Here is the part that I think gets missed in this debate.
The question is not whether a host is allowed to be edgy. Of course they are. American media has had shock jocks since Howard Stern, sports talk has had screamers since Jim Rome, and the whole point of independent podcasting is that you do not have to sound like a press release. The question is what happens to the audience when edge becomes the entire product.
Watch the comment sections. The fans of the most combative CrossFit shows do not just enjoy the sport. They sort each other into camps. There is a Sevan camp and a Hiller camp and a Talking Elite Fitness camp, a Barbell Spin camp etc and it seems that slowly those camps do not overlap as much anymore. Athletes get categorized as friends or enemies of a given show. Other media members get categorized as friends or enemies of a given host. Somebody floats a feud, the algorithm rewards it, and the next week half the community is arguing about a thing that, at the gym you actually train at, nobody cares about.
That is a media problem, not a CrossFit problem. The sport itself, the workout you are going to do tomorrow morning at 5:30 a.m., is not divided. Your gym is not divided. The Open is not divided. The Games are not divided. The thing that is divided is the conversation about all of those things, and the conversation is shaped, more than anyone wants to admit, by whichever shows had the loudest week.
So is the delivery too controversial? My honest answer is: sometimes, and it depends on the host, and it depends on the day. Andrew Hiller's combativeness is mostly aimed at institutions, and institutions can take it. The looseness of various personalities on CF Network are sometimes aimed at institutions and sometimes aimed at individuals, and the second category is where the show has its weakest moments. CF Network varies wildly depending on who is on the panel that day. Talking Elite Fitness, the Barbell Spin, Clydesdale Media, WODprep, Training Think Tank and Mayhem rarely have this problem at all, which tells you it is solvable.
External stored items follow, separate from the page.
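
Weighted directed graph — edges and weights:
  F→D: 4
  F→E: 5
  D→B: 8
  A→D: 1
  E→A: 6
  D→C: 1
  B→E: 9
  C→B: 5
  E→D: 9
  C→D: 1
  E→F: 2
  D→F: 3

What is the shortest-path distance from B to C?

16

Routes from B to C:
B -> E -> D -> C: 9 + 9 + 1 = 19
B -> E -> F -> D -> C: 9 + 2 + 4 + 1 = 16
B -> E -> A -> D -> C: 9 + 6 + 1 + 1 = 17
Best route has total 16.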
People are doing the same job with similar access without sounding like a Thanksgiving argument turned into WWIII.
The thing I would ask, and I would ask it of myself too as somebody who consumes all of this content, is whether the moment a podcast becomes more entertaining than the sport it covers, the podcast has stopped being CrossFit media and started being its own thing. There is nothing wrong with being your own thing. Joe Rogan is his own thing. Barstool is its own thing. But once the show is the show, the divisiveness people feel is not really about CrossFit anymore. It is about the show. And the community that was supposed to be united by burpees ends up arguing about a host instead.
Maybe that is fine. Maybe that is just what happens when a sport gets big enough to sustain a media class. Or maybe, somewhere between the polish of some shows over the chaos of the daily shouters, there is a version of CrossFit media that is honest, funny, occasionally rude, willing to push HQ, and still kind to the actual humans inside the sport.
I would listen to that show. I think many of you would too. The question is whether anyone is going to make it, or whether the algorithm has already decided that the loudest version wins.
Is it possible the divisiveness people keep complaining about in the CrossFit community is not coming from CrossFit at all? Is it possible it is coming from the podcasts?
Or, put differently: when the character the host plays for an hour a day starts shaping how fans talk to each other in the comments, in the gym, and at the local throwdown, at what point does the character stop being a character?
I do not know.
The author listens to every show named above, owns affiliate gear, drank the CrossFit KoolAid and is on record as having been wrong before.